After several unsuccessful attempts at getting celera to work on our data, despite the fact that they claim it should be capable given sufficient resources, they finally posted an example settings file that they claimed would work on our data. Their example didn't work for me, but it got me close enough that I was able to tweek some settings resulting in the following settings file:

Working spec file:

# -------------------------------------
#  SCIENCE
# -------------------------------------
#
#  Expected rate of sequencing error. Allow pairwise alignments up to this rate.
#  Sanger reads can use values less than one. Titanium reads require 3% in unitig.
#  
shell = /bin/bash
utgErrorRate=0.03
ovlErrorRate=0.06 # Larger than utg to allow for correction.
cnsErrorRate=0.10 # Larger than utg to avoid occasional consensus failures
cgwErrorRate=0.10 # Larger than utg to allow contig merges across high-error ends
# 
merSize = 22 # default=22; use lower to combine across heterozygosity, higher to separate near-identical repeat copies 
overlapper=mer # the mer overlapper for 454-like data is insensitive to homopolymer problems but requires more RAM and disk
merOverlapperThreads= 2
merOverlapperSeedBatchSize= 5000000 #integer (default=100000) The number of fragments used per batch of seed finding. The amount of memory used is directly proportional to the number of fragments. (sorry, no documentation on what that relationship is, yet)

 merOverlapperExtendBatchSize= 5000000 #integer (default=75000) The number of fragments used per batch of seed extension.
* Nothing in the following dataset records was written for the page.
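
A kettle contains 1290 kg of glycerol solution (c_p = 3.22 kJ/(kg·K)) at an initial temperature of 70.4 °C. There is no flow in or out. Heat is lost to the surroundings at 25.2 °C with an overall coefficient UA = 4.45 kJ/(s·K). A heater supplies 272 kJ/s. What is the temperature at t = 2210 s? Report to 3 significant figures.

M c_p dT/dt = −UA(T − T_amb) + Q̇.
dT/dt = (T_ss − T)/τ with T_ss = T_amb + Q̇/UA = 25.2 + 272/4.45 = 86.324 °C, τ = M c_p/UA = 1290·3.22/4.45 = 933.44 s.
Solution: T(t) = T_ss + (T₀ − T_ss) e^(−t/τ).
T(2210) = 86.324 + (-15.924)·0.093706 = 84.831 °C.

84.8 °C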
The amount of memory used is directly proportional to the number of fragments. See option for hits, but use those numbers with caution fragments. See option frgCorrBatchSize for hits, but use those numbers with caution 

merOverlapperSeedConcurrency= 30 #integer (default=1) If not on the grid, run this many seed finding processes on the local machine at the same time 

merOverlapperExtendConcurrency= 30 # integer (default=1) If not on the grid, run this many seed extension processes on the local machine at the same time

#

unitigger = bog
utgBubblePopping = 1
# utgGenomeSize = # not set!
#
# -------------------------------------
# OFF-GRID ENGINEERING
# -------------------------------------
#  MERYL calculates K-mer seeds
#merylMemory   = 44000
merylMemory 	= 512000
merylThreads    = 25
#
#  OVERLAPPER calculates overlaps
#ovlMemory         = 8GB  
#ovlThreads          = 2
#ovlConcurrency                = 30
#ovlHashBlockSize = 2000000
#ovlRefBlockSize  = 32000000
#
#  OVERLAP STORE build the database
ovlStoreMemory   = 131072  # This is single-process 
# 
# ERROR CORRECTION applied to overlaps
frgCorrThreads    = 10
frgCorrConcurrency = 3
ovlCorrBatchSize  = 1000000
ovlCorrConcurrency = 25
# 
# UNITIGGER configuration
# 
# CONSENSUS configuration
cnsConcurrency   = 16

useGrid          = 0
scriptOnGrid     = 0


/scratch/galt/bananaSlug/GAZ7HUX02.frg
/scratch/galt/bananaSlug/GAZ7HUX03.frg
/scratch/galt/bananaSlug/GAZ7HUX04.frg
/scratch/galt/bananaSlug/slug_pair.frg #the frg file is made from the fastqToCA utility
/scratch/galt/bananaSlug/GCLL8Y406.frg

With this configuration it seems to be performing decently well on kolossus. The max memory I have observed the program consume is around 400GB, so we definitely need a high memory system to work with a large dataset on a large genome.

To execute the program I saved the above settings into a file called run1.spec. To run the file with these settings I issue the following command:

runCA -d celeraSlug1 -p slugCelera -s run1.spec

This command tells the program to make/work in the celeraSlug1 directory, and append the slugCelera prefix to its output, using the settings in run1.spec.